Evaluation of curriculum design in Scotland


Scotland’s Curriculum for Excellence (CfE) has been, since it was launched in 2010, the subject of praise and scrutiny in equal measure. Sitting under the principles of CfE, there are many admirable aspects to what is expected from schools in their curriculum design. These include making sure they take account of children and young people’s views, and involving the local community to ensure that the school’s curriculum sits within the right context and delivers education that is relevant to its community as well as the country’s needs.

The publication of the OECD report ‘Scotland’s Curriculum for Excellence: into the future’ in June 2020 ushered in a period of change in Scottish education. The subsequent programme for education reform in Scotland has brought with it widespread debate on what the Scottish education system could look like in the future.

The importance of curriculum design and curriculum leadership cannot be understated. The decisions on what children and young people will learn and the knowledge and skills that they will develop hold enormous significance when we consider how we are preparing them for the social, economic, political and cultural challenges that face society in the 21st century.

We wanted to understand more closely how some aspects of CfE are being delivered in Scottish schools. This report presents HM Inspectors’ professional view of curriculum design in Scotland. These findings are drawn from a selection of 50 schools and settings nominated by all 32 of Scotland’s local authorities, alongside broader inspection evidence.

The report considers how well schools and settings take account of national guidance and local needs when designing their curriculum to meet the current and future needs of their learners. It also explores the extent to which schools and settings involve learners, staff, parents and partners in designing their curriculum.

There is a strong appetite in Scottish schools and settings to focus on reviewing and enhancing the curriculum. It is encouraging to report on the evidence of schools and settings using national guidance to design high-quality, progressive curriculums that take account of the local context. Staff use their local area well to provide children and young people with learning that helps them understand their local historical, geographical and economic context. There is also evidence of schools providing meaningful opportunities for children and young people to develop a range of skills to help them now and in the future.

Staff in schools and settings recognise the crucial correlation that exists between curriculum quality and the quality of curriculum review. Participatory approaches that incorporate the views of children and young people, parents and partners should be standard practice when schools/settings are engaged in ongoing curriculum review. Future-orientated curriculums that ensure parity of esteem for children and young people require this level of ongoing curriculum review.

As Scotland’s education reform programme continues its progress, we know that there is much anticipation about the future characteristics of qualifications and assessment in Scotland following the Independent Review of Qualifications and Assessment (IRQA) and the implications of the Independent Review of the Skills Delivery Landscape.

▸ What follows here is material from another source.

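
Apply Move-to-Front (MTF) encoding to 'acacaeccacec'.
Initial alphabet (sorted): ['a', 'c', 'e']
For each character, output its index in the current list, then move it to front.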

The IRQA reported that the narrowing of the S3 curriculum is incongruent with the aims of CfE. This national thematic inspection provides evidence that the picture of S3 curriculum-making across the country is varied, and that preparation for the senior phase can often deter secondary schools from ensuring a broad general education phase to the end of S3.

This report not only highlights Scotland’s progress in curriculum design but also looks ahead to the challenges and opportunities that lie before us. I hope the findings in this report will support schools, settings and their partners as they continue to review and develop their curriculum.

We as the education inspectorate now also need to do more. We are increasing our efforts through national thematic inspections to support the Curriculum Improvement Cycle. HM Inspectors look forward to continuing to work with settings, schools, local authorities and other partners, in driving further curriculum improvements for the benefit of Scotland’s children and young people.